Biblica focuses on partnering with GACX ministries to support frontline work and to create resources based on current needs. Currently, Biblica is writing a study Bible for frontline church planters. This Bible is written at a third-grade reading level to support those with no formal Biblical education (almost 95% of pastors globally). The Bible contains narrative notes to explain every passage’s contribution to the greater Biblical narrative and explanatory notes which break down names, measurements, etc., in the Bible. It will be released under a Creative Commons license, free to be used by anyone, anywhere.
The idea of the study Bible was launched through a research project with GACX member, OneHope. Working with OneHope’s different church planting networks, the partnership tried to uncover the needs on the ground and narrow in on the largest gaps. One of the significant results was a desperate need for simple material that explains how to understand and read the Bible for church planters. Upon recognizing the need, Biblica communicated with Bethany International, Harvesters, and other GACX implementors to see if a study Bible would help fill this gap. The response was a resounding “yes.”

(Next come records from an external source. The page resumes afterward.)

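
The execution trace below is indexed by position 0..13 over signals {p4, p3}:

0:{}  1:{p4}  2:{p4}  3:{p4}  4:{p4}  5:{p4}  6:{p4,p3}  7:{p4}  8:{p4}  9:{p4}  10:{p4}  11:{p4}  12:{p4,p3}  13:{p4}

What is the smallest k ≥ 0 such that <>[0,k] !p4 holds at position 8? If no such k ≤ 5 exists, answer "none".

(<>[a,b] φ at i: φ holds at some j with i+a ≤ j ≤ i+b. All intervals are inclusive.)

none

Scan j = 8,9,… for !p4:
  j=8: fails
  j=9: fails
  j=10: fails
  j=11: fails
  j=12: fails
  j=13: fails
No j in [8,13] satisfies it → none.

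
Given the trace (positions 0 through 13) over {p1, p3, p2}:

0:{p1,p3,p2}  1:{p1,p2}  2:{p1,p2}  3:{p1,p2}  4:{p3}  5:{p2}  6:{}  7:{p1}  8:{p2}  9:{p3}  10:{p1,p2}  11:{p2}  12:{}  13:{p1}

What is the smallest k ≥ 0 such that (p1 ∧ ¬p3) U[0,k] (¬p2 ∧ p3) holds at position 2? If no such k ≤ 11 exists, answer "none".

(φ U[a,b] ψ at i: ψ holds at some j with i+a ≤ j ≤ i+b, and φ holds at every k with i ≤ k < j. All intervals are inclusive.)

Need earliest j ≥ 2 with (¬p2 ∧ p3), and (p1 ∧ ¬p3) at every k in [2,j-1].
  j=2: rhs fails.
  j=3: rhs fails.
  j=4: rhs holds; lhs holds on [2,3]. k = 2.

2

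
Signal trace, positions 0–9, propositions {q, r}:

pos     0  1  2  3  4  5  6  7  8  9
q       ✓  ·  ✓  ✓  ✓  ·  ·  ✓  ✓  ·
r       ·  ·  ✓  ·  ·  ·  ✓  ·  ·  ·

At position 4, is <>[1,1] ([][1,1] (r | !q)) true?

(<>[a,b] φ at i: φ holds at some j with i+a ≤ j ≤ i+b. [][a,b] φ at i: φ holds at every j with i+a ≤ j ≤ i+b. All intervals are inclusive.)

Holds

Check [][1,1] (r | !q) at each j in [5,5]:
  j=5: holds on [6,6]
Found at j=5 → formula holds.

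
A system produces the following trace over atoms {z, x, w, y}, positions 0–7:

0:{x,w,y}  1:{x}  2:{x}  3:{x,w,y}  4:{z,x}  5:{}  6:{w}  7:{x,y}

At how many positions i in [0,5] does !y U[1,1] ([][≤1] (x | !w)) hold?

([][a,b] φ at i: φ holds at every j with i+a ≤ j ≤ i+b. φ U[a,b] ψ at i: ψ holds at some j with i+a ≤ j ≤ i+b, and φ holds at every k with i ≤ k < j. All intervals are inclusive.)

2

Evaluate at each i in [0,5]:
  i=0: ✗ (lhs fails at k=0 before rhs at j=1)
  i=1: ✓ (rhs at j=2; lhs holds on [1,1])
  i=2: ✓ (rhs at j=3; lhs holds on [2,2])
  i=3: ✗ (lhs fails at k=3 before rhs at j=4)
  i=4: ✗ (no rhs in [5,5])
  i=5: ✗ (no rhs in [6,6])
Positions where it holds: {1, 2} → 2.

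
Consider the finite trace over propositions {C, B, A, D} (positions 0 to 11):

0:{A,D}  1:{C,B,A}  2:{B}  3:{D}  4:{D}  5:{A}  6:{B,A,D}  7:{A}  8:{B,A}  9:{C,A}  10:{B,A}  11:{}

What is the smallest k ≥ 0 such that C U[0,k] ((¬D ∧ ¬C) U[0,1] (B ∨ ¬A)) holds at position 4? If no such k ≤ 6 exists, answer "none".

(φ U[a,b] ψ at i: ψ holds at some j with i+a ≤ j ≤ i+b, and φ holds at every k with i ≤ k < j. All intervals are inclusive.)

Need earliest j ≥ 4 with ((¬D ∧ ¬C) U[0,1] (B ∨ ¬A)), and C at every k in [4,j-1].
  j=4: rhs holds (empty prefix). k = 0.

0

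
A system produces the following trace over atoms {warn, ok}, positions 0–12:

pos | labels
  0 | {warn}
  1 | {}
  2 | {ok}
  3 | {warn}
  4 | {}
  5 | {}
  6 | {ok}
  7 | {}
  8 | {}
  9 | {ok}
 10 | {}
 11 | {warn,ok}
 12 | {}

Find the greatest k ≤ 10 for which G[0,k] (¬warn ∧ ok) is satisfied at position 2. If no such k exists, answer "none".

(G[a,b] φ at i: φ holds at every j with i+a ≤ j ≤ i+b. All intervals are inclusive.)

0

(¬warn ∧ ok) must hold from j=2 onward; find where it first fails.
  j=2: holds
  j=3: fails
Holds on [2,2], so largest k = 0.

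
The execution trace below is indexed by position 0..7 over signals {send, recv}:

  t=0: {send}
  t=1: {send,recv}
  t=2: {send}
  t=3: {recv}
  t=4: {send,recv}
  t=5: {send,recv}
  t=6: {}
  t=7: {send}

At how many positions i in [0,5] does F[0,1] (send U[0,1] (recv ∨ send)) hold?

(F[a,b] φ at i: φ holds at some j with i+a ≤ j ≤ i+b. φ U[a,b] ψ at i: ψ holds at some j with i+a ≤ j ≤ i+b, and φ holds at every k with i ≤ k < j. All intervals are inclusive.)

6

Evaluate at each i in [0,5]:
  i=0: ✓ (witness j=0)
  i=1: ✓ (witness j=1)
  i=2: ✓ (witness j=2)
  i=3: ✓ (witness j=3)
  i=4: ✓ (witness j=4)
  i=5: ✓ (witness j=5)
Positions where it holds: {0, 1, 2, 3, 4, 5} → 6.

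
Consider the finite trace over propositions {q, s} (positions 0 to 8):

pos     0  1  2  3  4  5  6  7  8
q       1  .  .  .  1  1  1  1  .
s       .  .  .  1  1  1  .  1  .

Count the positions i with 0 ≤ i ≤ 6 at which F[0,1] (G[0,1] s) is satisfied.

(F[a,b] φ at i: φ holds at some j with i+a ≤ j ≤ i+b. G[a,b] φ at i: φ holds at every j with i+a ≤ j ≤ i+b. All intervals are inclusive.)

3

Evaluate at each i in [0,6]:
  i=0: ✗ (none in [0,1])
  i=1: ✗ (none in [1,2])
  i=2: ✓ (witness j=3)
  i=3: ✓ (witness j=3)
  i=4: ✓ (witness j=4)
  i=5: ✗ (none in [5,6])
  i=6: ✗ (none in [6,7])
Positions where it holds: {2, 3, 4} → 3.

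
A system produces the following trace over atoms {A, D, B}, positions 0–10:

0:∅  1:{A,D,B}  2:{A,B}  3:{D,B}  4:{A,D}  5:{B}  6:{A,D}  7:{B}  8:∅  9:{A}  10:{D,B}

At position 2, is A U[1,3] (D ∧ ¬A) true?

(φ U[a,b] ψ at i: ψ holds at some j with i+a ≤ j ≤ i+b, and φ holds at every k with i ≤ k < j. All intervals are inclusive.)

Holds

Need some j in [3,5] with (D ∧ ¬A), and A at every k in [2,j-1].
  j=3: (D ∧ ¬A) holds; A holds at every k in [2,2] → satisfied.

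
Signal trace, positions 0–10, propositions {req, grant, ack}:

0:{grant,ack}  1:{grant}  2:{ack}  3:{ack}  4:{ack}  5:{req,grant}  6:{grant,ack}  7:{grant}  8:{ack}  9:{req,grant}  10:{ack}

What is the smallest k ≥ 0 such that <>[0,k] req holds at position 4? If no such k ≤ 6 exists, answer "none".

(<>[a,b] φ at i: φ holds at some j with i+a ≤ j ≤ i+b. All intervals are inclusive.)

Scan j = 4,5,… for req:
  j=4: fails
  j=5: holds
First hit at j=5, so smallest k = 5-4 = 1.

1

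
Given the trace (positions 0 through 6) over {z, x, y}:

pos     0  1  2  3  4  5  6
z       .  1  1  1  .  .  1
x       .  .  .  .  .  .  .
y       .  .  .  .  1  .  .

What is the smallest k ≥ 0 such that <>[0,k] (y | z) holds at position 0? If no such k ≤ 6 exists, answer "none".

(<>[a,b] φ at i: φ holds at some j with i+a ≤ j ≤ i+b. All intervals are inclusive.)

1

Scan j = 0,1,… for (y | z):
  j=0: fails
  j=1: holds
First hit at j=1, so smallest k = 1-0 = 1.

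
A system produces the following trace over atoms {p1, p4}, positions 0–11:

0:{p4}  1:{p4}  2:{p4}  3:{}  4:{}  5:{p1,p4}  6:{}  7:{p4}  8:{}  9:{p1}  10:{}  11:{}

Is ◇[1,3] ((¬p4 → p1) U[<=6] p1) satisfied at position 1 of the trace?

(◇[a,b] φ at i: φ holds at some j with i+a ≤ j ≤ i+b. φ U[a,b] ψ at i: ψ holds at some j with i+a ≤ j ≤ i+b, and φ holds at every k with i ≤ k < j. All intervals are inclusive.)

False

Check ((¬p4 → p1) U[<=6] p1) at each j in [2,4]:
  j=2: fails
  j=3: fails
  j=4: fails
No position in the window satisfies it → formula fails.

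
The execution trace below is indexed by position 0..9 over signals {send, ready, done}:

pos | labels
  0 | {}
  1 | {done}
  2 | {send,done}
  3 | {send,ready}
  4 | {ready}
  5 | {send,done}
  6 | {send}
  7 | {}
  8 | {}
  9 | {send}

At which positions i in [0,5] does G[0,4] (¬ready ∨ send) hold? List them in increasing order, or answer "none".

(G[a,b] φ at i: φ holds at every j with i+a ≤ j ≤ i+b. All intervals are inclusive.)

Evaluate at each i in [0,5]:
  i=0: ✗ (fails at j=4)
  i=1: ✗ (fails at j=4)
  i=2: ✗ (fails at j=4)
  i=3: ✗ (fails at j=4)
  i=4: ✗ (fails at j=4)
  i=5: ✓ (all of [5,9])

5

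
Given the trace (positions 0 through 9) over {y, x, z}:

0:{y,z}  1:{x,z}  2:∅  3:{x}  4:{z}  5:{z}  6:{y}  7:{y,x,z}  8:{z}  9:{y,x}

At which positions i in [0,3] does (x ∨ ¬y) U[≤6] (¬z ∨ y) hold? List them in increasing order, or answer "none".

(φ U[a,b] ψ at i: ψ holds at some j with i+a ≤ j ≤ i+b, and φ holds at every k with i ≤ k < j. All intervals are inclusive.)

Evaluate at each i in [0,3]:
  i=0: ✓ (rhs at j=0)
  i=1: ✓ (rhs at j=2; lhs holds on [1,1])
  i=2: ✓ (rhs at j=2)
  i=3: ✓ (rhs at j=3)

0, 1, 2, 3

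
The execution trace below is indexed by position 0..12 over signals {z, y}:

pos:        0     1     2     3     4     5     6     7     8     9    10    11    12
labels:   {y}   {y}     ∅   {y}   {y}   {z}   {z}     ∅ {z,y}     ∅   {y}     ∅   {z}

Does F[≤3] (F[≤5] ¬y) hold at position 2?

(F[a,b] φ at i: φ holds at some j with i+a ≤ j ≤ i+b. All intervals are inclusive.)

Check F[≤5] ¬y at each j in [2,5]:
  j=2: holds (witness at 2)
  j=3: holds (witness at 5)
  j=4: holds (witness at 5)
  j=5: holds (witness at 5)
Found at j=2 → formula holds.

Yes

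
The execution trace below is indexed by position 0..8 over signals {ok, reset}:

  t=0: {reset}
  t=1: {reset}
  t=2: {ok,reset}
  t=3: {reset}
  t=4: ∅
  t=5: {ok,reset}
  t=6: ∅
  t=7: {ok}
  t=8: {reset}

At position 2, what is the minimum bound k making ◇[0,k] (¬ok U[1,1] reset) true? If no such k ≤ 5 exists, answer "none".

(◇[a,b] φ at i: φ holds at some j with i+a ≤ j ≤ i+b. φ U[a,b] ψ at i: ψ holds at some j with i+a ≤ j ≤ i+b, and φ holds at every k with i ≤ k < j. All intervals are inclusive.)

2

Scan j = 2,3,… for (¬ok U[1,1] reset):
  j=2: fails
  j=3: fails
  j=4: holds
First hit at j=4, so smallest k = 4-2 = 2.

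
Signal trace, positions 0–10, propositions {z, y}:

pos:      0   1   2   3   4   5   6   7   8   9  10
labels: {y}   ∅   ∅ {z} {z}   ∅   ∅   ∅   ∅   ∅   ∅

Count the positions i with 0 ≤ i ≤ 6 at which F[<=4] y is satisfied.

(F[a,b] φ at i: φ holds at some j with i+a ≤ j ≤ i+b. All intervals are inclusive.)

Evaluate at each i in [0,6]:
  i=0: ✓ (witness j=0)
  i=1: ✗ (none in [1,5])
  i=2: ✗ (none in [2,6])
  i=3: ✗ (none in [3,7])
  i=4: ✗ (none in [4,8])
  i=5: ✗ (none in [5,9])
  i=6: ✗ (none in [6,10])
Positions where it holds: {0} → 1.

1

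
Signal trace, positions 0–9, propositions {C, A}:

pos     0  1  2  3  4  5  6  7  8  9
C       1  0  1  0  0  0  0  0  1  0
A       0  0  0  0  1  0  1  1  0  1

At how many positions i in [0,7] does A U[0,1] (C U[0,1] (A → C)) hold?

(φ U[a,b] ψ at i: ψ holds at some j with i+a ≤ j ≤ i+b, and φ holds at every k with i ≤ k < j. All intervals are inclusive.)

Evaluate at each i in [0,7]:
  i=0: ✓ (rhs at j=0)
  i=1: ✓ (rhs at j=1)
  i=2: ✓ (rhs at j=2)
  i=3: ✓ (rhs at j=3)
  i=4: ✓ (rhs at j=5; lhs holds on [4,4])
  i=5: ✓ (rhs at j=5)
  i=6: ✗ (no rhs in [6,7])
  i=7: ✓ (rhs at j=8; lhs holds on [7,7])
Positions where it holds: {0, 1, 2, 3, 4, 5, 7} → 7.

7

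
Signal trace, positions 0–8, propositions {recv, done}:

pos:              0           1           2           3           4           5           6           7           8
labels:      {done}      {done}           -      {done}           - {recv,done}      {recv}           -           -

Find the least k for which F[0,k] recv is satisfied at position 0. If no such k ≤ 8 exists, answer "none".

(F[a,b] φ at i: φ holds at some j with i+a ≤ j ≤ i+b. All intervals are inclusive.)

5

Scan j = 0,1,… for recv:
  j=0: fails
  j=1: fails
  j=2: fails
  j=3: fails
  j=4: fails
  j=5: holds
First hit at j=5, so smallest k = 5-0 = 5.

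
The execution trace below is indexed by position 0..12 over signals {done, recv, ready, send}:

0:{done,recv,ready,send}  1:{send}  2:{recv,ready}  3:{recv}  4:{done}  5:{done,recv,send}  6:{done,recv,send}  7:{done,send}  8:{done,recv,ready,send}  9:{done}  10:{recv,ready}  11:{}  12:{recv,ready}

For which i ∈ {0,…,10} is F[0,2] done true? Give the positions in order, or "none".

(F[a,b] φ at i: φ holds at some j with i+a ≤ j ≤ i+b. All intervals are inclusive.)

0, 2, 3, 4, 5, 6, 7, 8, 9

Evaluate at each i in [0,10]:
  i=0: ✓ (witness j=0)
  i=1: ✗ (none in [1,3])
  i=2: ✓ (witness j=4)
  i=3: ✓ (witness j=4)
  i=4: ✓ (witness j=4)
  i=5: ✓ (witness j=5)
  i=6: ✓ (witness j=6)
  i=7: ✓ (witness j=7)
  i=8: ✓ (witness j=8)
  i=9: ✓ (witness j=9)
  i=10: ✗ (none in [10,12])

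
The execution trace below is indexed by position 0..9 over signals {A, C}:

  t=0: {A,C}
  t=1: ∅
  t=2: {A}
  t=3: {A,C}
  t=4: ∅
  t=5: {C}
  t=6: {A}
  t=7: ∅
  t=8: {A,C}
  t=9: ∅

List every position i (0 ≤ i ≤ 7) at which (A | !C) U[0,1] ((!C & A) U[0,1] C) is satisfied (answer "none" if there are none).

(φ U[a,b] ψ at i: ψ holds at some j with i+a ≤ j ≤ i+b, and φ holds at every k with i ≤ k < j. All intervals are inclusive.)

0, 1, 2, 3, 4, 5, 7

Evaluate at each i in [0,7]:
  i=0: ✓ (rhs at j=0)
  i=1: ✓ (rhs at j=2; lhs holds on [1,1])
  i=2: ✓ (rhs at j=2)
  i=3: ✓ (rhs at j=3)
  i=4: ✓ (rhs at j=5; lhs holds on [4,4])
  i=5: ✓ (rhs at j=5)
  i=6: ✗ (no rhs in [6,7])
  i=7: ✓ (rhs at j=8; lhs holds on [7,7])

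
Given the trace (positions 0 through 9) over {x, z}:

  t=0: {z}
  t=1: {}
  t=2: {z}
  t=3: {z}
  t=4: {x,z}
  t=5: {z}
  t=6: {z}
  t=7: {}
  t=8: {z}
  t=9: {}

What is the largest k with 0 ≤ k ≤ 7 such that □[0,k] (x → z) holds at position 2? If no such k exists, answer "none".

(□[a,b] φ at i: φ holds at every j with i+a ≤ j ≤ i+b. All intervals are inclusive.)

7

(x → z) must hold from j=2 onward; find where it first fails.
  j=2: holds
  j=3: holds
  j=4: holds
  j=5: holds
  j=6: holds
  j=7: holds
  j=8: holds
  j=9: holds
Holds through j=9; largest k = 7.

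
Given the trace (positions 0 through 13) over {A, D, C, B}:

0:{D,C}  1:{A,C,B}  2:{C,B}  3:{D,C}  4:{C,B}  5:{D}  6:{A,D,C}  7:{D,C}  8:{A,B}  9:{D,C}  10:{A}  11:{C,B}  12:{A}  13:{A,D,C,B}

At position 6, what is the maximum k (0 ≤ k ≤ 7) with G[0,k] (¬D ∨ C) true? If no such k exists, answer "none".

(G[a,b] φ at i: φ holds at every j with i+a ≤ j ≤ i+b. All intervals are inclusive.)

7

(¬D ∨ C) must hold from j=6 onward; find where it first fails.
  j=6: holds
  j=7: holds
  j=8: holds
  j=9: holds
  j=10: holds
  j=11: holds
  j=12: holds
  j=13: holds
Holds through j=13; largest k = 7.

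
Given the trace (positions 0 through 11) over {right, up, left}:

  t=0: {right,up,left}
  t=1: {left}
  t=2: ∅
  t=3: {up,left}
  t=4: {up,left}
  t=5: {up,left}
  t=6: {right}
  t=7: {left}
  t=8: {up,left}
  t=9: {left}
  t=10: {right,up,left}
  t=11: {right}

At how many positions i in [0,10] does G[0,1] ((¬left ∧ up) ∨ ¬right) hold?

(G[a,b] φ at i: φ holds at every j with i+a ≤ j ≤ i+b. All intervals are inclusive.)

6

Evaluate at each i in [0,10]:
  i=0: ✗ (fails at j=0)
  i=1: ✓ (all of [1,2])
  i=2: ✓ (all of [2,3])
  i=3: ✓ (all of [3,4])
  i=4: ✓ (all of [4,5])
  i=5: ✗ (fails at j=6)
  i=6: ✗ (fails at j=6)
  i=7: ✓ (all of [7,8])
  i=8: ✓ (all of [8,9])
  i=9: ✗ (fails at j=10)
  i=10: ✗ (fails at j=10)
Positions where it holds: {1, 2, 3, 4, 7, 8} → 6.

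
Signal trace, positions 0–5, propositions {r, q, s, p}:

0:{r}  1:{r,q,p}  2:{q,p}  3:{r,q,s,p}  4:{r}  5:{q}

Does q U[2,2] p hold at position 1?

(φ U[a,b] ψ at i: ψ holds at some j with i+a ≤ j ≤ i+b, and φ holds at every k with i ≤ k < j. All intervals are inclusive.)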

“We are releasing the study Bible for the global church. It is a game changer in Bible translation and distribution,” explains Marius Brand, team leader for the study Bible.
A group of GACX members recently completed field testing the study Bible’s simplified translation of the New Testament Gospels and a few modules of a program that Biblica is developing alongside the study Bible. The study Bible translation of the New Testament will be released digitally on an app in September 2023, and the entire Bible will be released in January 2024.
“We are also focused on Scripture and programs to reach children and young people who are the emerging church. That’s why we have so many incredible great partnerships through GACX,” says Brand.